NEW ULM - Myron Frans, Revenue commissioner for the State of Minnesota, made a pitch for tax reform at Tuesday's meeting of the New Ulm Rotary Club.
Frans, whose department oversees the collection of taxes and fees in the state, spoke about Gov. Mark Dayton's plan for tax reform in the coming year. He said Dayton's priorities are to make the state's tax system simpler, fairer and more conducive to economic growth.
Frans is crossing the state, speaking to groups and listening to ideas people have for improving the state's tax system, which he said is one of the most complicated in the U.S.
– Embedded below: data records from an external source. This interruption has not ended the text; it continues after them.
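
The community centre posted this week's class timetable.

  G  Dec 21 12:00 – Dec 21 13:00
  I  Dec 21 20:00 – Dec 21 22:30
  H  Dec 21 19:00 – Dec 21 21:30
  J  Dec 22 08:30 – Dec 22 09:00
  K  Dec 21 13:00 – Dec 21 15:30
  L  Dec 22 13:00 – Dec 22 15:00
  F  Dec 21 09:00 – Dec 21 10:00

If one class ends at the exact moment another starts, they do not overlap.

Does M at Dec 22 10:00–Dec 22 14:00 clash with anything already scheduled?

Yes — it overlaps L

F: ends Dec 21 10:00 at or before M starts Dec 22 10:00 → clear.
G: ends Dec 21 13:00 at or before M starts Dec 22 10:00 → clear.
K: ends Dec 21 15:30 at or before M starts Dec 22 10:00 → clear.
H: ends Dec 21 21:30 at or before M starts Dec 22 10:00 → clear.
I: ends Dec 21 22:30 at or before M starts Dec 22 10:00 → clear.
J: ends Dec 22 09:00 at or before M starts Dec 22 10:00 → clear.
L: starts Dec 22 13:00 before M ends Dec 22 14:00, and ends Dec 22 15:00 after M starts Dec 22 10:00 → overlap.
M overlaps L.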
Staff photo by Kevin Sweeney
Minnesota Revenue Commissioner Myron Frans uses a pair of three-legged stools, with legs representing income, sales and property tax, to show how the balance among the three has changed over the years. Frans spoke at the Kaiserhoff on Tuesday to the New Ulm Rotary Club.
Minnesota has faced multi-billion dollar budget deficits in the past several years, Frans said. The state's revenue is driven by the number of jobs, and as employment numbers rise and fall, so does the state's revenue. Jobs would be expected to affect income taxes, but they also affect sales tax. People without jobs spend less on taxable goods, said Frans.
Minnesota has been improving its standing in the country as a high tax state, said Frans. For 45 years, through 2002, the state and local tax revenue as a percent of personal income was above the national average, but in seven of the eight years from 2002 to 2010, the state has been below the national average.
Over the years, the state's tax environment has changed in different ways. Frans said that in 1950, Minnesotans spent about 61 percent of their income on goods, and 39 percent on services. In 2010 that had flipped, with consumers spending on 33 percent on goods and 67 percent on services. Since the state sales tax applies mostly to goods, this affects the sales tax revenue.
Frans also pointed to the nationwide issue of sales tax revenue lost to commerce, from people buying online or from catalogs. In 2011 the state lost an estimated $400 million in uncollected sales taxes. Bills are being introduced in Congress to require e-tailers to collect sales taxes and distribute them to the various states.
Frans addressed the question of whether Minnesota's tax system is competitive for business. Some groups say no, because the state's statutory tax rates are high. This is the rate that state law says most businesses must pay. But a Ernst and Young study shows Minnesota's effective tax rate, the amount businesses actually pay after tax credits and exemptions, puts Minnesota among the top 10 states with the lowest effective tax rates on new investment. Is it time for Minnesota to close that gap, Frans asked, to lower its statutory rate and eliminate some of the tax breaks?
Frans pointed also to the changes in Minnesota's age demographics. As baby boomers enter retirement, their tax bills will be getting lower. They will be making up a larger portion of the state population, but they will be paying less in income taxes.
Frans discussed the question of who pays what in taxes. He showed that middle income wage earners pay 12.3 percent of their income in cumulative state and local taxes. Those in the top 5 percent and 1 percent of wage earners pay closer to 10. Frans said Dayton wants to see all taxpayers paying a fair share.
Frans said the state has become more dependent on property tax, which made up 40 percent of the state's total tax revenue in 2010, compared to income and sales tax.
Frans also pointed to the complexity of the state's tax system. The number of adjustments and credits in the state's individual income tax system has risen from 9 to 50 from 1987 to 2010. The number of property tax classes and tiers has risen from 26 in 1973 to 55 in 2011. The state spends about 40 percent of the revenue it takes in on tax breaks, he said.
Frans said the governor will present his budget proposal on Jan. 22, 2013, and shortly thereafter will present a report that Frans is working on regarding ways to make the tax system fairer, simpler, an supportive of economic growth.